Esma'ül Hüsna ile ilgili en detaylı bilgi kaynağı…
ED-DÂRR: Hikmeti gereği elem ve zarar verici şeyler yaratan demektir.
Buna sıkan, boğan bunaltan, imtihan eden ve eleyen anlamlarını da ekleyebiliriz. Çünkü hayat bir imtihan olarak yaratılmış ve insanlar bu imtihanın en önemli unsurlarından biridir. İnsanların ve cinlerin iyisi kötüsünden, mümin kafirinden ayrılıncaya kadar burada kısa bir süre de olsa belli sıkıntılara maruz kalacak ve bu hayat yaşanacaktır. En sevdiğini de dener Allah en sevmediğini de. İmtihanın sebebi ise, madenlerin içindeki gerçek cevheri ortaya çıkarmak gibi, insanların içindeki gerçek cevheri ortaya çıkarmaktır. Bakırla kömür, altınla demir birbirinden ayrılmalıdır ki, işe yarayan kısmı kalsın işe yaramayan kısmı gitsin.

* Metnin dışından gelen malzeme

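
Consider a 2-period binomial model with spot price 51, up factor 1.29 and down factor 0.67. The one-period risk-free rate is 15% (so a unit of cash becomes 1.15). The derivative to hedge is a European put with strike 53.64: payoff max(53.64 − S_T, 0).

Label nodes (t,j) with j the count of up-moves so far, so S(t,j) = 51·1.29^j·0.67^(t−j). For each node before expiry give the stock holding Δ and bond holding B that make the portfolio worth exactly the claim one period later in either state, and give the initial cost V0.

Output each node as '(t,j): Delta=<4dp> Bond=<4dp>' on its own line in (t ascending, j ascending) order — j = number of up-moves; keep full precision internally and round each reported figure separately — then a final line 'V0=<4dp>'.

(0,0): Delta=-0.3351 Bond=20.8037
(1,0): Delta=-1.0000 Bond=46.6435
(1,1): Delta=-0.2344 Bond=17.2978
V0=3.7130

No-arbitrage ⇒ martingale measure with p* = (R−d)/(u−d) = 0.7742.
At expiry t=2: V(2,0)=30.7461, V(2,1)=9.5607, V(2,2)=0.0000
Node (1,0) S=34.1700: V=(p*·9.5607+(1−p*)·30.7461)/1.15=12.4735; Δ=(9.5607−30.7461)/(44.0793−22.8939)=-1.0000; B=V−Δ·S=46.6435
Node (1,1) S=65.7900: V=(p*·0.0000+(1−p*)·9.5607)/1.15=1.8773; Δ=(0.0000−9.5607)/(84.8691−44.0793)=-0.2344; B=V−Δ·S=17.2978
Node (0,0) S=51.0000: V=(p*·1.8773+(1−p*)·12.4735)/1.15=3.7130; Δ=(1.8773−12.4735)/(65.7900−34.1700)=-0.3351; B=V−Δ·S=20.8037
Each (Δ,B) replicates both successor values, so the strategy is self-financing and V0 is arbitrage-free.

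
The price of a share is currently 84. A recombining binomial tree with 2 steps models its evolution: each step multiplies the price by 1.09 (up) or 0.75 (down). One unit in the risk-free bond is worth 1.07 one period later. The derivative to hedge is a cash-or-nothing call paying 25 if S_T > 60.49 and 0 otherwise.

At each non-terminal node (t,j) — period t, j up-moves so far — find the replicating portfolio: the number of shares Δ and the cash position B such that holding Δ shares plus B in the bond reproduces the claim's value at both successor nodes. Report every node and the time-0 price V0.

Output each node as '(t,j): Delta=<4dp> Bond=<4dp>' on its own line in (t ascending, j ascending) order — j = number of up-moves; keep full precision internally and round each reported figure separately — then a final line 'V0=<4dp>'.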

Bir kuyumcu, altına şekil verip kollarda, bileklerde, kulaklarda taşınmasını sağlamak için 1.000, 1500 derece, belki de daha fazla sıcaklıktaki ateşin içine atar ve onu kalıba dökecek şekilde eritir, içindeki diğer maddeleri ayrıştırır. Sonra da ona şekil verip işler ve istediği hale koyar. İşte yüce Rabbimiz de bizleri imtihan eder ki, bununla inanan ve inanmayan iyi ve kötü birbirinden ayrılsın; cennete girip orada yaşayacaklar belli olsun ve cehenneme uygun olanlar da oraya doğru ayrılsınlar. İşte şu ayet bu durumu anlatıyor:
“Yoksa siz, sizden öncekilerin başına gelenler, sizin de başınızai gelmeden cennete gireceğinizi mi sandınız? Peygamber ve onunla beraber mü’minler, “Allah’ın yardımı ne zaman?” diyecek kadar darlığa ve zorluğa uğramışlar ve sarsılmışlardı. İyi bilin ki, Allah’ın yardımı pekyakındır.”(Bakara, 2.214)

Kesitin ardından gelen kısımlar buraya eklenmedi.